Each of the senators in that august body has his or her share of flaws—all too easily aired thanks to traditional and social media—yet many of them can also be admired, and held up for the policies they advocated, or the values they stand for, and their conduct as legislators, especially during the Corona impeachment. Yet the events of the past month have all but obscured the greatness the Senate could achieve, and amplified past errors and sins, as peers hurl personal accusations at each other: Lacson to Santiago, between Alan Cayetano and Enrile, and Trillanes and Enrile.

 

This stands in stark contrast to the recent grilling of American Secretary of State (and Democrat) Hillary Clinton by Republican Senators over last year’s attack on the US Embassy in Benghazi, Libya.
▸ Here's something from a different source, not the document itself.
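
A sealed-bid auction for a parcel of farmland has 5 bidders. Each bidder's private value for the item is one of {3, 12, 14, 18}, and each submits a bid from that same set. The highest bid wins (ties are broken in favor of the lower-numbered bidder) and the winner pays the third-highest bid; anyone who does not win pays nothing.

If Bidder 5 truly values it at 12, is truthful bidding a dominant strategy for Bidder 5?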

Watching that debate reveals the same degree of fury, with Clinton defending the actions of the State Department against pointed questions from the senators. Say what you will of the Republican Party—or the Democrats, for that matter—and even considering that partisanship has been increasing in the US in the past decade, this conflict had nonetheless been handled decently, if passionately (even if the inquisitors were left unsatisfied by Clinton’s answers).

 

If politics is passionate in mature democracies, it’s because politics actually is personal—but the right kind of personal. Politics should call from us our values and interests, our perspectives and worldviews, as we challenge each other over definitions of the common good, argue over the approaches and targets our policies will adopt, and hold each other to account on the matters of the “res publica”, the public business. Politics should also be personal because the resultant policies touch aspects of our lives. But personal is wrong in politics if it involves ad hominem attacks, or for that matter institutional crises like patronage politics and political dynasties unaccountable by either government or civil society. And the “personalan” the Senate has seen the past few weeks is not the politics that will advance the national interest or the common good; it only makes the business of “res publica” impossible.

 

It’s clear that we all need a lesson, once again, in civil political discourse. It is a ghost that long haunts Philippine politics, personal as it often turns out to be—and we have seen that ghost haunt us in debates about the RH bill, acts of plagiarism, prosecution of current and former government officials, and the election circuit. It’s regrettable that the same Senate that held its dignity during the Corona impeachment let it down, almost a year later. Such may be Filipino politics, but it ought not to be.